Early gains since Martinez joined in September 2012 have come from cost-cutting, but continued profitability depends on Esprit's product line, analysts say.
"The next phase is far more challenging," Martinez said in a briefing after Esprit reported earnings for the year ended June 30. "It will result in a volatile scenario for the company in the next 12 months. Still, we think it is a must."
Net profit reached HK$210 million ($27.09 million) or HK$0.11 per share in the just-ended year. That compared with a HK$0.113 StarMine SmartEstimate of 14 analysts, which is calculated by weighting contributor estimates based on timeliness and past accuracy.
Last year, the company, which has headquarters in Germany and Hong Kong, reported a loss of HK$4.39 billion, or HK$2.50 per share.
Esprit said revenue fell to HK$24.23 billion from HK$25.9 billion, and is likely to fall further as the clothier closes retail stores and wholesale facilities. However, Esprit said its gross profit margin should increase due to supply chain improvements.

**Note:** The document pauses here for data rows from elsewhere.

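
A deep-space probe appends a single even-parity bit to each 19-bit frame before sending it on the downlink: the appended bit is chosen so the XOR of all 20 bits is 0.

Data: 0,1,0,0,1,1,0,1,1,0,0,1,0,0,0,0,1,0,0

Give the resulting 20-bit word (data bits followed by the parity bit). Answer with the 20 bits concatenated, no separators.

01001101100100001001

XOR of the 19 data bits: 0⊕1⊕0⊕0⊕1⊕1⊕0⊕1⊕1⊕0⊕0⊕1⊕0⊕0⊕0⊕0⊕1⊕0⊕0 = 1
Parity bit = 1 (so all 20 bits XOR to 0).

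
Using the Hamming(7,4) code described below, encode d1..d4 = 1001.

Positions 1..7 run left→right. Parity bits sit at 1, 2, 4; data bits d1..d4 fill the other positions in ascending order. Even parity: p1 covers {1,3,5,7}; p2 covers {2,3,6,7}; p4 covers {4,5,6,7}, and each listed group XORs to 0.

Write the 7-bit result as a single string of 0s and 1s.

Place data at non-parity positions: p1 p2 1 p4 0 0 1
p1 (pos 1,3,5,7): XOR of data positions = 1⊕0⊕1 = 0
p2 (pos 2,3,6,7): XOR of data positions = 1⊕0⊕1 = 0
p4 (pos 4,5,6,7): XOR of data positions = 0⊕0⊕1 = 1
Codeword: 0011001

0011001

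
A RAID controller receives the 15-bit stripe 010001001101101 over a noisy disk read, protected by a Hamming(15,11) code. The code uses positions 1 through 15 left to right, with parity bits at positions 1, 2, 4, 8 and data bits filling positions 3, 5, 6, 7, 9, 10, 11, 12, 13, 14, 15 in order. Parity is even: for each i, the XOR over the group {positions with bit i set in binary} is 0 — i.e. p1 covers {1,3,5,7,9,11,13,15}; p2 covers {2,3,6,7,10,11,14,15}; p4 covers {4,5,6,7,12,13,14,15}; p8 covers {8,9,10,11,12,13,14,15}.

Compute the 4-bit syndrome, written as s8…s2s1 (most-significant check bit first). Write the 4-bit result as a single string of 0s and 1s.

1001

s1 (pos 1,3,5,7,9,11,13,15): 0⊕0⊕0⊕0⊕1⊕0⊕1⊕1 = 1
s2 (pos 2,3,6,7,10,11,14,15): 1⊕0⊕1⊕0⊕1⊕0⊕0⊕1 = 0
s4 (pos 4,5,6,7,12,13,14,15): 0⊕0⊕1⊕0⊕1⊕1⊕0⊕1 = 0
s8 (pos 8,9,10,11,12,13,14,15): 0⊕1⊕1⊕0⊕1⊕1⊕0⊕1 = 1
Syndrome s8…s1 = 1001 → error at position 9.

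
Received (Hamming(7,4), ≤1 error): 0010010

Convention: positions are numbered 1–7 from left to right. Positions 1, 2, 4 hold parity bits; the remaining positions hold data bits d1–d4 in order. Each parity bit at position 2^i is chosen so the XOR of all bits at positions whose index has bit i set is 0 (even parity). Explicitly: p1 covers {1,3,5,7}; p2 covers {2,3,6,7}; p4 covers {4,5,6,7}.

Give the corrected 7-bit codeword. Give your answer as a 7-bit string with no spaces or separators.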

Shares of Esprit rose as much as 9 percent after the results announcement to HK$13.52, the highest since April 29. They ended Tuesday at HK$12.74, up 2.7 percent versus a 0.5 percent decline in the benchmark Hang Seng Index.
Trouble in Asia
Esprit earns around 15 percent of revenue from China and other Asia-Pacific countries, but problems ranging from fewer customers in department stores to late deliveries led to double-digit sales declines in the region last year in both retail and wholesale. Esprit earns the bulk of its revenue in Europe.
To turn the situation around, Martinez said Esprit has closed unprofitable stores in China and Australia, and is adjusting pricing, trying to sell higher-priced items, and changing returns policies for wholesale customers.
Martinez's changes at Esprit are widely regarded as aggressive, and he said during Tuesday's presentation that he felt the company was running out of time.
"When I say we are running out of time maybe the easiest way to look at it is to look at the topline performance over the past five to seven years," he said. Revenue has declined steadily since 2008.
"There is a limit to how far you can go with 'opex' reductions," said Martinez, referring to operating expenses. There is also a limit to how long your customers will wait, he said.